(IMAGE: CDH Film Co.)

Epec Media, 2022. Comedy/Noir. 111 minutes.

Grade: 1 out of 4

It’s not a huge surprise that Bad Romance writer-director Chad Hamilton’s official bio lists his USC student film first; Bad Romance feels like a student film idea, full of self-consciously clever references and twists but crucially lacking in empathy. Some of that may be due to casting a stand-up comic in the lead – while said comic, Sanjay Rao, has no problem making himself look like an incompetent fool, he and Hamilton don’t give us much reason to care. Rao’s character of Rob frequently comes off as “accidentally” creepy when he’s trying to do something earnest, without seeming to realize that Rob is, in fact, a creep. He doesn’t mean to be, perhaps, but we’re talking about a guy who hits on every woman he meets, and nearly kills one of them by sticking a syringe in her neck to draw blood (you don’t wanna know why).

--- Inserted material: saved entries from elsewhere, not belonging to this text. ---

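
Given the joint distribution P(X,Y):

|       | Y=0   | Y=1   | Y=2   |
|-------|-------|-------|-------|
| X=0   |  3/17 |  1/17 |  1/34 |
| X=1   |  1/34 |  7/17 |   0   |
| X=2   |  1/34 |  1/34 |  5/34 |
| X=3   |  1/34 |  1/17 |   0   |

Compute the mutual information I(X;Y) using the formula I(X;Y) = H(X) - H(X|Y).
0.6208 bits

I(X;Y) = H(X) - H(X|Y)

Marginal of X (row sums):
  P(X=0) = 3/17 + 1/17 + 1/34 = 9/34
  P(X=1) = 1/34 + 7/17 + 0 = 15/34
  P(X=2) = 1/34 + 1/34 + 5/34 = 7/34
  P(X=3) = 1/34 + 1/17 + 0 = 3/34
H(X) = -[(9/34)·log₂(9/34) + (15/34)·log₂(15/34) + (7/34)·log₂(7/34) + (3/34)·log₂(3/34)]
  = 0.50758 + 0.52084 + 0.46943 + 0.30904 = 1.8069 bits

Marginal of Y (column sums):
  P(Y=0) = 3/17 + 1/34 + 1/34 + 1/34 = 9/34
  P(Y=1) = 1/17 + 7/17 + 1/34 + 1/17 = 19/34
  P(Y=2) = 1/34 + 0 + 5/34 + 0 = 3/17
H(X|Y) = Σ_y P(y)·H(X|Y=y):
  Y=0: P(Y=0) = 9/34, P(X|Y=0) = (2/3, 1/9, 1/9, 1/9) → H(X|Y=0) = 1.44662
  Y=1: P(Y=1) = 19/34, P(X|Y=1) = (2/19, 14/19, 1/19, 2/19) → H(X|Y=1) = 1.23198
  Y=2: P(Y=2) = 3/17, P(X|Y=2) = (1/6, 0, 5/6, 0) → H(X|Y=2) = 0.65002
H(X|Y) = (9/34)·1.44662 + (19/34)·1.23198 + (3/17)·0.65002 = 1.1861 bits

I(X;Y) = H(X) - H(X|Y) = 1.8069 - 1.1861 = 0.6208 bits

Cross-check via I(X;Y) = H(X) + H(Y) - H(X,Y): computing H(Y) from the column sums and H(X,Y) from the 12 cells in the same way gives H(Y) = 1.4184 bits and H(X,Y) = 2.6045 bits, so
I(X;Y) = 1.8069 + 1.4184 - 2.6045 = 0.6208 bits ✓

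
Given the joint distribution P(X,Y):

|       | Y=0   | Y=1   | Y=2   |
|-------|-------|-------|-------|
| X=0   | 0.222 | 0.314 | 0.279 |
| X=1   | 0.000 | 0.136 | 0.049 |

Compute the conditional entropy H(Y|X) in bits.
1.4344 bits

H(Y|X) = H(X,Y) - H(X)

H(X,Y) = -Σ_{x,y} P(x,y) log₂ P(x,y). Per-cell terms -P(x,y)·log₂P(x,y):
  X=0: 0.48204, 0.52475, 0.51382
  X=1: 0.00000, 0.39145, 0.21320
  (cells with P = 0 contribute 0)
Sum of the 6 terms: H(X,Y) = 2.1253 bits

Marginal of X (row sums):
  P(X=0) = 0.222 + 0.314 + 0.279 = 0.815
  P(X=1) = 0.000 + 0.136 + 0.049 = 0.185
H(X) = -[0.815·log₂(0.815) + 0.185·log₂(0.185)]
  = 0.24053 + 0.45036 = 0.6909 bits

H(Y|X) = H(X,Y) - H(X) = 2.1253 - 0.6909 = 1.4344 bits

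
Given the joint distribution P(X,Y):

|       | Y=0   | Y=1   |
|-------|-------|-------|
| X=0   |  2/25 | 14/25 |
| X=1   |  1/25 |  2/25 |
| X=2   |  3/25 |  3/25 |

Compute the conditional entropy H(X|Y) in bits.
1.1763 bits

H(X|Y) = H(X,Y) - H(Y)

H(X,Y) = -Σ_{x,y} P(x,y) log₂ P(x,y). Per-cell terms -P(x,y)·log₂P(x,y):
  X=0: 0.29151, 0.46844
  X=1: 0.18575, 0.29151
  X=2: 0.36707, 0.36707
Sum of the 6 terms: H(X,Y) = 1.97135 bits

Marginal of Y (column sums):
  P(Y=0) = 2/25 + 1/25 + 3/25 = 6/25
  P(Y=1) = 14/25 + 2/25 + 3/25 = 19/25
H(Y) = -[(6/25)·log₂(6/25) + (19/25)·log₂(19/25)]
  = 0.49413 + 0.30091 = 0.79504 bits

H(X|Y) = H(X,Y) - H(Y) = 1.97135 - 0.79504 = 1.1763 bits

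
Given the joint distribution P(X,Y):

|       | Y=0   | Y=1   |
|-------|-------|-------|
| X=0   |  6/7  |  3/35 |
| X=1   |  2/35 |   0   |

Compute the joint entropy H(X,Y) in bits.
0.7304 bits

H(X,Y) = -Σ_{x,y} P(x,y) log₂ P(x,y). Per-cell terms -P(x,y)·log₂P(x,y):
  X=0: 0.1906, 0.3038
  X=1: 0.2360, 0.0000
  (cells with P = 0 contribute 0)
Sum of the 4 terms: H(X,Y) = 0.7304 bits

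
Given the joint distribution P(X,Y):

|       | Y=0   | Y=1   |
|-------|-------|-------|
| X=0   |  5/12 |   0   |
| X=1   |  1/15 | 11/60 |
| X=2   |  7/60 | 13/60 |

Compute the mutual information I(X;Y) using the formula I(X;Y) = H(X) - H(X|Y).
0.4504 bits

I(X;Y) = H(X) - H(X|Y)

Marginal of X (row sums):
  P(X=0) = 5/12 + 0 = 5/12
  P(X=1) = 1/15 + 11/60 = 1/4
  P(X=2) = 7/60 + 13/60 = 1/3
H(X) = -[(5/12)·log₂(5/12) + (1/4)·log₂(1/4) + (1/3)·log₂(1/3)]
  = 0.526264 + 0.500000 + 0.528321 = 1.554585 bits

Marginal of Y (column sums):
  P(Y=0) = 5/12 + 1/15 + 7/60 = 3/5
  P(Y=1) = 0 + 11/60 + 13/60 = 2/5
H(X|Y) = Σ_y P(y)·H(X|Y=y):
  Y=0: P(Y=0) = 3/5, P(X|Y=0) = (25/36, 1/9, 7/36) → H(X|Y=0) = 1.176928
  Y=1: P(Y=1) = 2/5, P(X|Y=1) = (0, 11/24, 13/24) → H(X|Y=1) = 0.994985
H(X|Y) = (3/5)·1.176928 + (2/5)·0.994985 = 1.104151 bits

I(X;Y) = H(X) - H(X|Y) = 1.554585 - 1.104151 = 0.4504 bits

Cross-check via I(X;Y) = H(X) + H(Y) - H(X,Y): computing H(Y) from the column sums and H(X,Y) from the 6 cells in the same way gives H(Y) = 0.970951 bits and H(X,Y) = 2.075101 bits, so
I(X;Y) = 1.554585 + 0.970951 - 2.075101 = 0.4504 bits ✓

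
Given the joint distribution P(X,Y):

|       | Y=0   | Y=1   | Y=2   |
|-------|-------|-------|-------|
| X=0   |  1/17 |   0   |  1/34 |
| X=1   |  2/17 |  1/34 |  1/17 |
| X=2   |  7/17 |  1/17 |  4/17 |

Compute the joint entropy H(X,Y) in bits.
2.4021 bits

H(X,Y) = -Σ_{x,y} P(x,y) log₂ P(x,y). Per-cell terms -P(x,y)·log₂P(x,y):
  X=0: 0.24044, 0.00000, 0.14963
  X=1: 0.36323, 0.14963, 0.24044
  X=2: 0.52710, 0.24044, 0.49117
  (cells with P = 0 contribute 0)
Sum of the 9 terms: H(X,Y) = 2.4021 bits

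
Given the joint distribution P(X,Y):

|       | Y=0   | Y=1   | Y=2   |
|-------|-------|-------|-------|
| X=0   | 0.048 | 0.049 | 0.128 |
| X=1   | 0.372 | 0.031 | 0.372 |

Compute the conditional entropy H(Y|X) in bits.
1.2507 bits

H(Y|X) = H(X,Y) - H(X)

H(X,Y) = -Σ_{x,y} P(x,y) log₂ P(x,y). Per-cell terms -P(x,y)·log₂P(x,y):
  X=0: 0.2103, 0.2132, 0.3796
  X=1: 0.5307, 0.1554, 0.5307
Sum of the 6 terms: H(X,Y) = 2.0199 bits

Marginal of X (row sums):
  P(X=0) = 0.048 + 0.049 + 0.128 = 0.225
  P(X=1) = 0.372 + 0.031 + 0.372 = 0.775
H(X) = -[0.225·log₂(0.225) + 0.775·log₂(0.775)]
  = 0.4842 + 0.2850 = 0.7692 bits

H(Y|X) = H(X,Y) - H(X) = 2.0199 - 0.7692 = 1.2507 bits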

Shot in black and white to give it a noir feeling, yet filmed on the hipster-populated streets of Austin for ironic contrast, Bad Romance is most directly inspired by Christopher Nolan’s Memento. Rob knows, or thinks he does, that a man named “Jack S.” killed his wife. (That’s a riff on Memento‘s “John G.,” but said aloud it also sounds like “jackass.”) He thinks he has a lead given to him by his friend Frank (Jeff Riberdy), who knows of a bartender named Hannah (Emily Trent) with a “Jack S.” tattoo. Turns out Jack’s her ex, and she wants to find him as well, leading Rob to concoct an insanely convoluted trap in which they’ll pretend Hannah has been murdered, presumably luring Jack S. out to clear his own name and find the people who’ve framed him, at which point they’ll capture him.

It’s a ridiculous plan, and Rob is an idiot – at one point he uses Google to try to figure out how to run a license plate, then wonders aloud, “What’s a DMV?” Later, he pretends running license plates at the DMV has always been his favorite pastime that he’s really good at. His narration is frequently belied by his onscreen actions; nevertheless, he persists. Why Hannah humors him remains unclear, even when her true motives do come up later. Was his reckless endangerment really worth it?

In a neat self-referential twist, Rob looks for an assist from the world’s greatest screenwriter, who turns out to be a know-it-all video store clerk played by Hamilton himself. He too is more annoyingly ignorant than likably naive, but at least he feels like a real human being. The most sympathetic character in the whole thing turns out to be “Jack S.” himself, played by independent filmmaker Raleigh Moore with a gentleness and sincerity that everyone else onscreen lacks.

At around the 70-minute mark, some story twists and reversals kick in, but again, they’d be more effective if we cared. Part of the subtext is that Rob is desperately lonely and just wants to make friends, so instead of questioning people he tries to either hang out with them or ask them out, but he’s one of those desperately lonely people who tries way too hard to the point of obnoxiousness. Plus, again, he’s a moron. His entire plan brings to mind Tom Sawyer’s overly elaborate scheme to free Jim in Huckleberry Finn; rather than doing things the easy way, he has to make everything more complicated and worse because of movies he’s seen or heard about. Mark Twain’s humor worked because of the contrast between Tom’s fiction-driven mind, Huck’s skepticism, and Jim’s utter aghastness. There’s nobody like that here, as Hannah just goes along with everything, and Jack S., like the Dude, abides.

Hamilton clearly finds all this stuff amusing, and humor is relative. But true comedy, in the classical sense, is about seeing mutual mortal foibles. Rob is like an apolitical Qanon supporter – he’s really driven by some ludicrous ideas, doesn’t (and won’t) know what he doesn’t know, and can’t be reached or even toned down by smarter folks; when new information actually does reach him, he claims he always knew it. In a world currently being ruined by similar mentalities, it’s hard to feel for that.

Should you get caught in this Bad Romance? Let’s just say blah, blah, nuh-uh-uh.